Java is an Object-oriented programming language created by James Gosling in 1990. Java's syntax is derived from C and C++, making it familiar to those with a background in these languages. The language is designed to be readable and writable, promoting a clean and organized coding style. The basic structure of a Java program involves classes, methods, and statements, providing a foundation for building complex software. The Java Development Kit (JDK) is a cross-platform software development environment that offers a collection of tools and libraries necessary for developing Java-based software applications and applets. The JDK is the cornerstone of Java development, providing a comprehensive set of tools and libraries necessary for building Java applications. It encompasses everything a developer needs to write, compile, and debug Java code. It contains JVM, JRE, JAVAC, and many more. Compilation is a crucial step in the Java development cycle. JAVAC is the Java compiler that translates human-readable source code into bytecode, a low-level representation of the source code similar to machine code but not tied to any specific hardware. This bytecode is then executed by the JVM. The Java Virtual Machine is the runtime engine that executes Java bytecode. One of Java's key strengths is its platform independence, and the JVM plays a pivotal role in achieving this.
Java has two main categories of data type: primitive and non-primitive. Primitive types are boolean, char, int, short, byte, long, float, and double. A primitive data type specifies the size and type of variable values, and it has no additional methods. Unlike primitive data types, which store simple values, non-primitive data types store references to objects in memory, such as String, Array, objects, classes, and interfaces.
The main differences between primitive and non-primitive data types are:
- Primitive data types are already predefined. Non-primitive types are created by the programmer and are not defined by Java (except for String).
- Primitive data types start with lowercase letters, whilst non-primitive ones start with uppercase letters.
- Non-primitive types can be used to call methods to perform certain operations, while primitive types cannot.
- A primitive type always has a value, while non-primitive types can be null.
Java stands as a prominent representative of OOP principles. In Java, objects are instances of classes, and they encapsulate data and behavior. The properties of objects in Java refer to the characteristics or attributes that define the state of an object. These properties are typically represented by instance variables within a class. Objects are seen by the viewer or user, performing tasks assigned by you. Object-oriented programming aims to implement real-world entities like inheritance, abstraction, polymorphism, etc. In Java, methods are blocks of code that perform a specific task and can be called or invoked to execute that task. Methods are essential for code organization, reuse, and modular design. The main aim of OOP is to bind together the data and the functions that operate on them so that no other part of the code can access this data except that function. Objects communicate with one another by sending and receiving information to each other. A message for an object is a request for execution of a procedure and will invoke a function in the receiving object that generates the desired results. Message passing involves specifying the name of the object, the name of the function, and the information to be sent. In Java, a class is a user-defined data type that encapsulates attributes and methods. Objects are instances of a class representing a real-world entity with its unique state and behavior.

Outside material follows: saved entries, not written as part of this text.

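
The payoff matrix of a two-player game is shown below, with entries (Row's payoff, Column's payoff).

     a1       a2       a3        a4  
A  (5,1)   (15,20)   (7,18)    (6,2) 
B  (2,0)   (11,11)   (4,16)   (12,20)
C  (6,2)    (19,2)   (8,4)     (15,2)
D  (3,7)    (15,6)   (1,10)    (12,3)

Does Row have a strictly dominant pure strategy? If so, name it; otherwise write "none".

C

C vs A: a1: 6>5, a2: 19>15, a3: 8>7, a4: 15>6.
C vs B: a1: 6>2, a2: 19>11, a3: 8>4, a4: 15>12.
C vs D: a1: 6>3, a2: 19>15, a3: 8>1, a4: 15>12.
C strictly beats every other strategy against every opponent action, so it is strictly dominant.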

The four pillars of OOP are one of the main concepts in Java.
Encapsulation involves bundling data (attributes) and methods that operate on the data into a single unit known as a class. Access to the internal details of the object is restricted, and interactions occur through well-defined interfaces. In Java, access modifiers like private, protected, and public facilitate encapsulation.
Inheritance allows a class (subclass or child class) to inherit the properties and behaviors of another class (superclass or parent class). This promotes code reuse and establishes an "is-a" relationship between classes. Java supports single and multiple inheritance through classes and interfaces, enhancing code organization and extensibility.
Polymorphism enables objects to take on multiple forms. In Java, polymorphism is achieved through method overloading and method overriding. Method overloading allows a class to have multiple methods with the same name but different parameters, while method overriding involves providing a specific implementation for a method defined in a superclass.
Abstraction involves simplifying complex systems by modeling classes based on relevant characteristics and ignoring irrelevant details. In Java, abstraction is achieved through abstract classes and interfaces. Abstract classes can have abstract methods that are implemented by subclasses, while interfaces define a contract for classes to implement, promoting code flexibility and maintainability.
In conclusion, exploring Java reveals a language rooted in strong fundamentals and Object-Oriented Programming (OOP) principles.